Purtroppo però, Roberto non è l’unica vittima dell’ingiustizia Italiana.
Qualche mese fa, cinque giovani ragazzi, in provincia di Benevento, furono arrestati e condannati a 6 anni e 3 mesi di reclusione… Se non fosse che dopo qualche mese dalla loro condanna, uno degli inquirenti scoprì un’altra verità. La “presunta vittima di stupro”, in realtà, si prostituiva. Sostanzialmente i rapporti c’erano stati. Anzi, erano stati concordati un’ora prima per telefono.

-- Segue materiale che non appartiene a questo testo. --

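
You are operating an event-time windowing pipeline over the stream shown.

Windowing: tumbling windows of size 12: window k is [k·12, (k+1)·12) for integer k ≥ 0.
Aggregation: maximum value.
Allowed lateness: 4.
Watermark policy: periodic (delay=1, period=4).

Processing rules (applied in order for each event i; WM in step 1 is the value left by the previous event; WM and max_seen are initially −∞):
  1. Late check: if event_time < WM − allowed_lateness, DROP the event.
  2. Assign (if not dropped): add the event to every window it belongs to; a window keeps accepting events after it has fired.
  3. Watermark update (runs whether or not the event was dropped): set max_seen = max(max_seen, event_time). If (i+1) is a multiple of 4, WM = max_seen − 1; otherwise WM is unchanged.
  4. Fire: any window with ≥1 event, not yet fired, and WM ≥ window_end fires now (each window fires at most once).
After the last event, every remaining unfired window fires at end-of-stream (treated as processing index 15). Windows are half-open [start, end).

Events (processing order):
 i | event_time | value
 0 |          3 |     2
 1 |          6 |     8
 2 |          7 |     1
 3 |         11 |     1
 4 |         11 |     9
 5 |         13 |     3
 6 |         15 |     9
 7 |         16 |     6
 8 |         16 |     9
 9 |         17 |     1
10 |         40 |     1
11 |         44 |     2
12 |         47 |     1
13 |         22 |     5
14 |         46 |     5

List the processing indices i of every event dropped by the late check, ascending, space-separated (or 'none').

13

i=0 t=3 v=2: → [0,12); WM=−∞
i=1 t=6 v=8: → [0,12); WM=−∞
i=2 t=7 v=1: → [0,12); WM=−∞
i=3 t=11 v=1: → [0,12); WM=10
i=4 t=11 v=9: → [0,12); WM=10
i=5 t=13 v=3: → [12,24); WM=10
i=6 t=15 v=9: → [12,24); WM=10
i=7 t=16 v=6: → [12,24); WM=15; [0,12) fires=9
i=8 t=16 v=9: → [12,24); WM=15
i=9 t=17 v=1: → [12,24); WM=15
i=10 t=40 v=1: → [36,48); WM=15
i=11 t=44 v=2: → [36,48); WM=43; [12,24) fires=9
i=12 t=47 v=1: → [36,48); WM=43
i=13 t=22 v=5: DROP (t<43-4); WM=43
i=14 t=46 v=5: → [36,48); WM=43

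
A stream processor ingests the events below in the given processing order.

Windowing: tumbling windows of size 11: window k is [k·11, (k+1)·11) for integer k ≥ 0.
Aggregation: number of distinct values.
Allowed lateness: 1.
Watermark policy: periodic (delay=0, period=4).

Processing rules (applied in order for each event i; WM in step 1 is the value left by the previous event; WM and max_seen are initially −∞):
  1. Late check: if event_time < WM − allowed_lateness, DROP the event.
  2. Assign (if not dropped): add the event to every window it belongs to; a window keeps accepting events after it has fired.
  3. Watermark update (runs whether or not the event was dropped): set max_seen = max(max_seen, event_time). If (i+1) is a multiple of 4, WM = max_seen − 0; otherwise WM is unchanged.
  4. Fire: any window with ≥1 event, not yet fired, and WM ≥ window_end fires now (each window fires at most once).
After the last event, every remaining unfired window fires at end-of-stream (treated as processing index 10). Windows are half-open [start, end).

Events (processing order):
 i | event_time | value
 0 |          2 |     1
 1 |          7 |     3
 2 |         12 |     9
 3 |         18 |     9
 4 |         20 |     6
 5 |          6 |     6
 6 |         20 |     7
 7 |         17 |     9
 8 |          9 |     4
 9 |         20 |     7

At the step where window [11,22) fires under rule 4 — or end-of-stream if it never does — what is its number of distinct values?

3

i=0 t=2 v=1: → [0,11); WM=−∞
i=1 t=7 v=3: → [0,11); WM=−∞
i=2 t=12 v=9: → [11,22); WM=−∞
i=3 t=18 v=9: → [11,22); WM=18; [0,11) fires=2
i=4 t=20 v=6: → [11,22); WM=18
i=5 t=6 v=6: DROP (t<18-1); WM=18
i=6 t=20 v=7: → [11,22); WM=18
i=7 t=17 v=9: → [11,22); WM=20
i=8 t=9 v=4: DROP (t<20-1); WM=20
i=9 t=20 v=7: → [11,22); WM=20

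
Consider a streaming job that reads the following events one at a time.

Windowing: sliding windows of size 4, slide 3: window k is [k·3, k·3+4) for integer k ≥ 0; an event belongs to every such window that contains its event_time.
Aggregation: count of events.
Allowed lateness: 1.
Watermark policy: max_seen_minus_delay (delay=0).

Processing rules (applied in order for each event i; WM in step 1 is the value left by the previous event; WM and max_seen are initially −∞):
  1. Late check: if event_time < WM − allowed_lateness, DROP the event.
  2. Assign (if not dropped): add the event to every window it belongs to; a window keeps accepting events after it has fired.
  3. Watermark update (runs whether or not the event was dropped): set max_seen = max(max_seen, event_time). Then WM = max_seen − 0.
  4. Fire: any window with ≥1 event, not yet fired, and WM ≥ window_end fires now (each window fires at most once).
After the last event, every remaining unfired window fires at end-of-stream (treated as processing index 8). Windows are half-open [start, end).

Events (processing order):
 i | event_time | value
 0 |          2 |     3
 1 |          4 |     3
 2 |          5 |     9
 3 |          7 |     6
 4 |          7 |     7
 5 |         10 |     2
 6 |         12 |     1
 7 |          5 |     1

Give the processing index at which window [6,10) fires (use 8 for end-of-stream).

i=0 t=2 v=3: → [0,4); WM=2
i=1 t=4 v=3: → [3,7); WM=4; [0,4) fires=1
i=2 t=5 v=9: → [3,7); WM=5
i=3 t=7 v=6: → [6,10); WM=7; [3,7) fires=2
i=4 t=7 v=7: → [6,10); WM=7
i=5 t=10 v=2: → [9,13); WM=10; [6,10) fires=2
i=6 t=12 v=1: → [12,16),[9,13); WM=12
i=7 t=5 v=1: DROP (t<12-1); WM=12

5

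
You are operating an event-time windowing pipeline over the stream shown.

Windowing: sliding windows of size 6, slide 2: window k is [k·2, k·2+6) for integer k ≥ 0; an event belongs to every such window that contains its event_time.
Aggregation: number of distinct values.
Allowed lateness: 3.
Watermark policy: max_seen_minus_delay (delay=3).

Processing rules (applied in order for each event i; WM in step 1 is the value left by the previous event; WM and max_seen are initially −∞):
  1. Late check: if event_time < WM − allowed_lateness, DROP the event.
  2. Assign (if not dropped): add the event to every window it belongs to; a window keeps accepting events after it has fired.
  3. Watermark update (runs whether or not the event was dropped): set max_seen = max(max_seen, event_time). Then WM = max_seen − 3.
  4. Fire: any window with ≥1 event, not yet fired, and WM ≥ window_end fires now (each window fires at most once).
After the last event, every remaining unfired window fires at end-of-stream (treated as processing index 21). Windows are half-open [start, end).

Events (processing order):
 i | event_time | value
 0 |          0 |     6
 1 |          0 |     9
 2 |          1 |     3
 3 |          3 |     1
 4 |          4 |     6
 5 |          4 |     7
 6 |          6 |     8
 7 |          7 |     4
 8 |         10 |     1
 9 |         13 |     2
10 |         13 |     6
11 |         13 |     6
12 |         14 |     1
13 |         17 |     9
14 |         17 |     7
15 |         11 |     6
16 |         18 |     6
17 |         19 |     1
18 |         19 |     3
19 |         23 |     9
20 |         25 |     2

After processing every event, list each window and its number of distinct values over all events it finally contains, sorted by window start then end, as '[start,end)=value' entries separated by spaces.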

A Milano, invece, una studentessa canadese di 25 anni a Milano per il progetto universitario «Erasmus», denunciava alla Polizia di essere stata stuprata a bordo di un taxi.

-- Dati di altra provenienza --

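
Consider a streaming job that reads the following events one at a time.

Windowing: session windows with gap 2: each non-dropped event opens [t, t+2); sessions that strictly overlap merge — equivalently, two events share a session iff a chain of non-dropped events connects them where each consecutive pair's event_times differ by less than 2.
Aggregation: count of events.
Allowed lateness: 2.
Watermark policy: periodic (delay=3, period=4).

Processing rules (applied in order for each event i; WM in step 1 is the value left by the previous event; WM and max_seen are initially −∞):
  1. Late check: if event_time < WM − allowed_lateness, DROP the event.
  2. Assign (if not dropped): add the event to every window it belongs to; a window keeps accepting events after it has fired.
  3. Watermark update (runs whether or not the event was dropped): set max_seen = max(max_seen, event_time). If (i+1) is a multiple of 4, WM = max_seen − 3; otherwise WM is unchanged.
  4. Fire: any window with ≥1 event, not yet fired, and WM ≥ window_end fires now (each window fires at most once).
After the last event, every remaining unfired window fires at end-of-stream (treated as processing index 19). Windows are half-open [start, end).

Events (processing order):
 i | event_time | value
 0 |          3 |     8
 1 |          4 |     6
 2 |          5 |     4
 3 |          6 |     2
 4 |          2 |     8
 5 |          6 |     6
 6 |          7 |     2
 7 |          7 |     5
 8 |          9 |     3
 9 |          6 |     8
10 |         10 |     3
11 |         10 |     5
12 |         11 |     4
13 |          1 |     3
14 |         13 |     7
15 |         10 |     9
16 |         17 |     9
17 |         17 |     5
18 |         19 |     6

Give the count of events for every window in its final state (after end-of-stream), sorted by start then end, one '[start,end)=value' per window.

[2,9)=9 [9,13)=5 [13,15)=1 [17,19)=2 [19,21)=1

i=0 t=3 v=8: → [3,5); WM=−∞
i=1 t=4 v=6: → [3,6); WM=−∞
i=2 t=5 v=4: → [3,7); WM=−∞
i=3 t=6 v=2: → [3,8); WM=3
i=4 t=2 v=8: → [2,8); WM=3
i=5 t=6 v=6: → [2,8); WM=3
i=6 t=7 v=2: → [2,9); WM=3
i=7 t=7 v=5: → [2,9); WM=4
i=8 t=9 v=3: → [9,11); WM=4
i=9 t=6 v=8: → [2,9); WM=4
i=10 t=10 v=3: → [9,12); WM=4
i=11 t=10 v=5: → [9,12); WM=7
i=12 t=11 v=4: → [9,13); WM=7
i=13 t=1 v=3: DROP (t<7-2); WM=7
i=14 t=13 v=7: → [13,15); WM=7
i=15 t=10 v=9: → [9,13); WM=10
i=16 t=17 v=9: → [17,19); WM=10
i=17 t=17 v=5: → [17,19); WM=10
i=18 t=19 v=6: → [19,21); WM=10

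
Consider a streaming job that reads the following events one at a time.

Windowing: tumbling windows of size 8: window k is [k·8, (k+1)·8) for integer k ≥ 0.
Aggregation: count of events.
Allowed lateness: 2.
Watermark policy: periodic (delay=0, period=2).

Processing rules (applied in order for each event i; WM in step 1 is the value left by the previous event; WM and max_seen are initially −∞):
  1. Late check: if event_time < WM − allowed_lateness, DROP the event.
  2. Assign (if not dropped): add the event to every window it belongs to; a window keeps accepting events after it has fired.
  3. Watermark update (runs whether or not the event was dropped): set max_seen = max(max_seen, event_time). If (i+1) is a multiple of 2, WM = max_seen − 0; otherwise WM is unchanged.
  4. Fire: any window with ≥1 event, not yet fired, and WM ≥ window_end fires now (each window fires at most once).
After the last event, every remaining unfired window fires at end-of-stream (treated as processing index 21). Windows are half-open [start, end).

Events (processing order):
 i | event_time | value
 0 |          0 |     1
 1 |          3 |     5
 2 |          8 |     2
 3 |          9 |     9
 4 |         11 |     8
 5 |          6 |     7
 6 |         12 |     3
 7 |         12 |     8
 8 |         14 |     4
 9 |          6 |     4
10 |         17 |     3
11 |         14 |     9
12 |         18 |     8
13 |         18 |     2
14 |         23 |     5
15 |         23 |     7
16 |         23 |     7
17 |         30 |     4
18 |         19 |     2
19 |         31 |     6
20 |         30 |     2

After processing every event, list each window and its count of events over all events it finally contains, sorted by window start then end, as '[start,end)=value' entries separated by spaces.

i=0 t=0 v=1: → [0,8); WM=−∞
i=1 t=3 v=5: → [0,8); WM=3
i=2 t=8 v=2: → [8,16); WM=3
i=3 t=9 v=9: → [8,16); WM=9; [0,8) fires=2
i=4 t=11 v=8: → [8,16); WM=9
i=5 t=6 v=7: DROP (t<9-2); WM=11
i=6 t=12 v=3: → [8,16); WM=11
i=7 t=12 v=8: → [8,16); WM=12
i=8 t=14 v=4: → [8,16); WM=12
i=9 t=6 v=4: DROP (t<12-2); WM=14
i=10 t=17 v=3: → [16,24); WM=14
i=11 t=14 v=9: → [8,16); WM=17; [8,16) fires=7
i=12 t=18 v=8: → [16,24); WM=17
i=13 t=18 v=2: → [16,24); WM=18
i=14 t=23 v=5: → [16,24); WM=18
i=15 t=23 v=7: → [16,24); WM=23
i=16 t=23 v=7: → [16,24); WM=23
i=17 t=30 v=4: → [24,32); WM=30; [16,24) fires=6
i=18 t=19 v=2: DROP (t<30-2); WM=30
i=19 t=31 v=6: → [24,32); WM=31
i=20 t=30 v=2: → [24,32); WM=31

[0,8)=2 [8,16)=7 [16,24)=6 [24,32)=3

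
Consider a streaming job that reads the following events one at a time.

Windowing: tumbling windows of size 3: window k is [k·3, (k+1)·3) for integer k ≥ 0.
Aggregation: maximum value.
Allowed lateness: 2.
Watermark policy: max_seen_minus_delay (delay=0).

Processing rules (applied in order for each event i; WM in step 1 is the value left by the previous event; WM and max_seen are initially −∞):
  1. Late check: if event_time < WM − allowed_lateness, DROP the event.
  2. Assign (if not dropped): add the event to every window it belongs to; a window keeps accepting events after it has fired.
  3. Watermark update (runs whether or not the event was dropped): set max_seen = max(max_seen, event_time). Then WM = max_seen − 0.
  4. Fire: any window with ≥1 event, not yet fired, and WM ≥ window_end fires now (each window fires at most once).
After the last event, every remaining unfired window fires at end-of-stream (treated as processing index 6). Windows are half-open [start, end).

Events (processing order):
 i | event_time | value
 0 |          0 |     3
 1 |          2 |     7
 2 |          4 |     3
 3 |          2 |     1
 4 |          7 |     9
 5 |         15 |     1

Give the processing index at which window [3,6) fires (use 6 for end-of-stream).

i=0 t=0 v=3: → [0,3); WM=0
i=1 t=2 v=7: → [0,3); WM=2
i=2 t=4 v=3: → [3,6); WM=4; [0,3) fires=7
i=3 t=2 v=1: → [0,3); WM=4
i=4 t=7 v=9: → [6,9); WM=7; [3,6) fires=3
i=5 t=15 v=1: → [15,18); WM=15; [6,9) fires=9

4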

Dopo 2 anni e sei mesi di reclusione, l’autista, un ragazzo di 34 anni, fu assolto da ogni accusa.
La realtà fu ben diversa, la ragazza aveva avuto un rapporto consenziente con il tassista al punto che, prima di salutarsi, il ragazzo le aveva lasciato il suo personale biglietto da visita e la ragazza con la promessa di rivedersi.
Ecco, questi sono solo alcuni dei “centinaia di migliaia” di errori giudiziari. Storie di ordinaria ingiustizia che coinvolgono “presunti colpevoli” dapprima sbattuti in carcere e successivamente rimessi in libertà perché riconosciuti innocenti.
Presunti colpevoli privati della loro libertà e condannati sulla base di soli indizi, confermando così le tante falle che coinvolgono inquirenti – spesso incompetenti – i quali svolgono indagini troppo frettolose.
Difatti, la fretta nelle indagini, l’eccessiva fiducia accordata ai testimoni non sempre attendibili, la troppa importanza data alle presunzioni di colpevolezza e agli indizi sono tra i fattori che predispongono all’errore, ai quali va ad aggiungersi la pressione esercitata dalle solite “trasmissioni televisive pomeridiane” che desiderano ad ogni costo puntare il dito su un presunto colpevole e non IL colpevole.